Second, the left-liberal view of solidarity is not persuasive. The left-liberal idea is that we express our social natures by accepting a "collective welfare provision," i.e. by agreeing to pay taxes to fund the welfare state. If that's supposed to be the alternative to right-liberalism, then excuse me for not getting excited. The sense of connectedness between people should run deeper than this: there are supposed to be loyalties to family and ethny; an impulse running between men and women; a bond existing between groups of men (comradeship, brotherhood); a connection felt by those belonging to cherished institutions (e.g. school, university alumni) and so on. In the left-liberal conception, my social nature is complete after I hand in my tax return.
However, I have to say that reading the Neal Lawson piece did get me thinking about what freedom in the market might mean to people. I've never understood the appeal of the right-liberal idea about freedom in the market.
But think of it this way. If you live in a society in which the "sideways" connections between people (family, ethny, sex etc.) have been considerably dissolved, so that the individual is treated only as an individual, then the sense of agency that we have in life is considerably reduced. What can you do as a private individual? What effect can you have on anything? For most people the answer will be: very little. It will be just you as an individual, with no role except to steer your own individual course (which most people find difficult to do, as the surrounding culture exerts such an influence over us.)

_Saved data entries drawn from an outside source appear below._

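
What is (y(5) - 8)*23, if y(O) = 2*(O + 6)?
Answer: 322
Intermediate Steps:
y(O) = 12 + 2*O (y(O) = 2*(6 + O) = 12 + 2*O)
(y(5) - 8)*23 = ((12 + 2*5) - 8)*23 = ((12 + 10) - 8)*23 = (22 - 8)*23 = 14*23 = 322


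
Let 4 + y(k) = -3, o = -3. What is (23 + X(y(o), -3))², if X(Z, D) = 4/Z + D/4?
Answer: 368449/784 ≈ 469.96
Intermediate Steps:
y(k) = -7 (y(k) = -4 - 3 = -7)
X(Z, D) = 4/Z + D/4 (X(Z, D) = 4/Z + D*(¼) = 4/Z + D/4)
(23 + X(y(o), -3))² = (23 + (4/(-7) + (¼)*(-3)))² = (23 + (4*(-⅐) - ¾))² = (23 + (-4/7 - ¾))² = (23 - 37/28)² = (607/28)² = 368449/784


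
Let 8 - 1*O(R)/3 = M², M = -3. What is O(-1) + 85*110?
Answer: 9347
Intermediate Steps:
O(R) = -3 (O(R) = 24 - 3*(-3)² = 24 - 3*9 = 24 - 27 = -3)
O(-1) + 85*110 = -3 + 85*110 = -3 + 9350 = 9347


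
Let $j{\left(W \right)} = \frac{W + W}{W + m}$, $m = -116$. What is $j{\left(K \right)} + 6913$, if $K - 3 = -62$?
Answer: $\frac{1209893}{175} \approx 6913.7$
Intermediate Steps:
$K = -59$ ($K = 3 - 62 = -59$)
$j{\left(W \right)} = \frac{2 W}{-116 + W}$ ($j{\left(W \right)} = \frac{W + W}{W - 116} = \frac{2 W}{-116 + W}$)
$j{\left(K \right)} + 6913 = 2 \left(-59\right) \frac{1}{-116 - 59} + 6913 = 2 \left(-59\right) \frac{1}{-175} + 6913 = 2 \left(-59\right) \left(- \frac{1}{175}\right) + 6913 = \frac{118}{175} + 6913 = \frac{1209893}{175}$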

So what is left to the average person to salvage some sense of agency? Well, if you get money then you have buying power - you have a freedom to distribute your financial resources as you see fit. You have freedom in the market in the sense that decisions to purchase are in your domain.
You might have to work all week to get the money, but come the weekend you have agency to please yourself or your family with purchasing decisions.
To me it's not central to what freedom should mean, but in the absence of anything else, perhaps it has its appeal to people.